The Hoopla
- Company type: Private
- Website type: News
- Available in: English
- Headquarters: {{{location_country}}}
- Area served: Worldwide
- Founders: Wendy Harmer and Jane Waterhouse
- Website: thehoopla.com.au

= The Hoopla =

Australian news and opinion website

The Hoopla was an Australian news and opinion website founded by Wendy Harmer and Jane Waterhouse, active from 2011 to 2015. In almost four years, The Hoopla published 5000 articles from 300 writers.

==History==
The Hoopla was launched in mid-2011 to present "news through the eyes of women" to women over 35 whose children were grown, or who had never had children. At the time, many websites targeted towards women were parenting websites. A sister website, Birdee, was aimed at younger women.

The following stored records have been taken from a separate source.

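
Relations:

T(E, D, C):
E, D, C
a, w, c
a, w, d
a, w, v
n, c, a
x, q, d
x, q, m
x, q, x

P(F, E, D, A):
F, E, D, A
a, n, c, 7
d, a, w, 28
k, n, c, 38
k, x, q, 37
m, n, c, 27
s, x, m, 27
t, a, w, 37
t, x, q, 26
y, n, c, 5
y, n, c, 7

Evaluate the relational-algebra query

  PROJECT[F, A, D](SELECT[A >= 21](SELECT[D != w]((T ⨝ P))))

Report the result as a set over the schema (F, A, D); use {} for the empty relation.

Joining T and P on E, D yields {(a, w, c, d, 28), (a, w, c, t, 37), (a, w, d, d, 28), (a, w, d, t, 37), (a, w, v, d, 28), (a, w, v, t, 37), (n, c, a, a, 7), (n, c, a, k, 38), (n, c, a, m, 27), (n, c, a, y, 5), (n, c, a, y, 7), (x, q, d, k, 37), (x, q, d, t, 26), (x, q, m, k, 37), (x, q, m, t, 26), (x, q, x, k, 37), (x, q, x, t, 26)}.
Selection D != w: {(n, c, a, a, 7), (n, c, a, k, 38), (n, c, a, m, 27), (n, c, a, y, 5), (n, c, a, y, 7), (x, q, d, k, 37), (x, q, d, t, 26), (x, q, m, k, 37), (x, q, m, t, 26), (x, q, x, k, 37), (x, q, x, t, 26)}
Selection A >= 21: {(n, c, a, k, 38), (n, c, a, m, 27), (x, q, d, k, 37), (x, q, d, t, 26), (x, q, m, k, 37), (x, q, m, t, 26), (x, q, x, k, 37), (x, q, x, t, 26)}
Keep only column(s) F, A, D (4 duplicate(s) eliminated): {(k, 37, q), (k, 38, c), (m, 27, c), (t, 26, q)}

{(k, 37, q), (k, 38, c), (m, 27, c), (t, 26, q)}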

Citing a lack of advertising revenue as advertisers were reluctant to spend money targeting over-50s, the website introduced a hard paywall in April 2014 making articles accessible to subscribers only. This saw subscriptions plateau and visits slump. The paywall was later softened in October 2014 and subscriptions began growing by 20% month to month to 5000 overall.

On 23 March 2015, Wendy Harmer announced in a post at website that The Hoopla would cease publication, citing increased competition from big players and her desire to pay contributors fairly. The website's previously published articles are available through the Wayback Machine.